Charles Oglesby - CEO
Thanks Michael. As I reflect on the events of the last few quarters, I continue to be impressed by the speed and magnitude of Asbury's progress, the depth and importance of our relationships and the value of a deep bench of talented and motivated teammates. I'm very encouraged by our results to date and excited about our future as Asbury starts running on all cylinders. And when the SAAR begins to recover to a more sustainable level I believe we're going to see some exceptional results.
I'd now like to turn the call back to the operator and we'll take your questions.
Operator
(Operator instructions.) Rick Nelson with Stephens, Inc.
Rick Nelson - Analyst
Thank you. Good morning and congratulations on navigating a tough quarter. Can you talk about the sequential improvement that we saw on new car margins? Do you think that's sustainable given the inventory reductions that we're seeing at Asbury and across the industry?
Michael Kearney - COO
Rick, this is Michael. I think, yes, we'll be able to maintain that. Two things are taking place, one of them you alluded to. The reduction in inventory production has helped us on the supply and demand side of it. The other part of it is the initiatives that we've been putting in place focusing on gross profit production at the new car level. And I think with our particular brand mix, with what's going on in the marketplace today, I think it is sustainable.
Rick Nelson - Analyst
And on the used car side, I'm curious if you're seeing any resistance there of late to the rising prices?
Michael Kearney - COO
On the CARS iniative?
Rick Nelson - Analyst
On the used --
Michael Kearney - COO
Oh, I'm sorry, on the used side. No, we are -- used car business is not only stable, it's growing a little bit. We've seen a slight increase in the average cost, of course, in selling price of our used vehicles but we're not seeing any resistance to the buying yet.
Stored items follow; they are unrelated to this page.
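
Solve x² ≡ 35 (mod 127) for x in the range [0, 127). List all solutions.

17, 110

Since 127 ≡ 3 (mod 4), a square root of 35 is 35^((127+1)/4) = 35^32 mod 127.
Repeated squaring: 35^2≡82, 35^4≡120, 35^8≡49, 35^16≡115, 35^32≡17 (mod 127).
35^32 = 35^(32) ≡ 17 (mod 127).
Check: 17² = 289 ≡ 35 (mod 127). The two roots are 17 and 110.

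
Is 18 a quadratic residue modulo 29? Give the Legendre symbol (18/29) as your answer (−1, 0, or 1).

Euler's criterion: (18/29) ≡ 18^14 (mod 29).
18^2 ≡ 5 (mod 29)
18^4 ≡ 25 (mod 29)
18^8 ≡ 16 (mod 29)
18^14 = 18^(8+4+2) ≡ 28 (mod 29).
Result is 28 ≡ −1, so (18/29) = −1.

-1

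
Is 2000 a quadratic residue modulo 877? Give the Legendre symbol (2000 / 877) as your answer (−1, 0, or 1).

-1

Euler's criterion: (2000/877) ≡ 246^438 (mod 877).
246^2 ≡ 3 (mod 877)
246^4 ≡ 9 (mod 877)
246^8 ≡ 81 (mod 877)
246^16 ≡ 422 (mod 877)
246^32 ≡ 53 (mod 877)
246^64 ≡ 178 (mod 877)
246^128 ≡ 112 (mod 877)
246^256 ≡ 266 (mod 877)
246^438 = 246^(256+128+32+16+4+2) ≡ 876 (mod 877).
Result is 876 ≡ −1, so (2000/877) = −1.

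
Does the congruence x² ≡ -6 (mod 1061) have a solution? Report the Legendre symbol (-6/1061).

1

First reduce: -6 ≡ 1055 (mod 1061).
Reciprocity: 1055 ≡ 3 and 1061 ≡ 1 (mod 4), so (1055/1061) = +(1061/1055).
Reduce top mod 1055: now compute (6/1055).
Pull out 2: since 1055 ≡ 7 (mod 8), (2/1055) = +1.
Reciprocity: 3 ≡ 3 and 1055 ≡ 3 (mod 4), so (3/1055) = −(1055/3).
Reduce top mod 3: now compute (2/3).
Pull out 2: since 3 ≡ 3 (mod 8), (2/3) = -1.
Reached (1/3) = 1. Collecting the sign flips along the way, the symbol is +1.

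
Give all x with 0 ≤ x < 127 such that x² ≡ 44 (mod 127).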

I will point out as a side note that the prices at the auctions are still holding up very well and we get the benefit of that also.
Charles Oglesby - CEO
Yes, Rick, just one follow-up on that. As everything moves up in price, the trade-in values move up as well and so that allows actually some of the customers to move up in their trading cycle.
Rick Nelson - Analyst
At some point you would think that would be begin to benefit the new car side of the business.
Charles Oglesby - CEO
That's exactly right, which is -- that's a normal cycle. That is what happens.
Rick Nelson - Analyst
Can you also discuss regional areas of strength and weakness? What's happening in Florida I guess is a particular interest.
Charles Oglesby - CEO
This is Charles. We are experiencing a stability in Florida. It is certainly not at the levels that we've experienced in the past. But with a lot of the initiatives that we've put in with the restructuring of our organization and have been able to take that expense out, there's a direct benefit to our profitability to our expense reduction, as well as a lot of the inventory initiatives where the manufacturer as well as us have lowered the inventory levels, the used car initiatives that we put in with the aging and days supply of our used cars. So a lot of retail initiatives that we put in has also helped Florida but we are seeing a little bit of a stabilizing there.
Rick Nelson - Analyst
[Very good.] Thanks and good luck.
Operator
(Operator instructions.) And we have no further questions at this time.
Charles Oglesby - CEO
Well, we really do appreciate everyone's visiting with us today. We -- just kind of as a last comment I'd like to say that the $100 million worth of expense that we've been able to take out over the last 12 months, a lot of that has been structural. We have virtually completed the structural change of the organization. A lot of initiatives that we are working on today are forward initiatives of which we will expect either profitability gains or expense reductions in the future as we do a lot of the technology changes that we're doing and other initiatives that we've got.
So, with that, I appreciate everyone being with us today and we're looking forward to another exciting call next quarter.
Operator
And that does conclude today's conference. Thank you for your participation. You may now disconnect.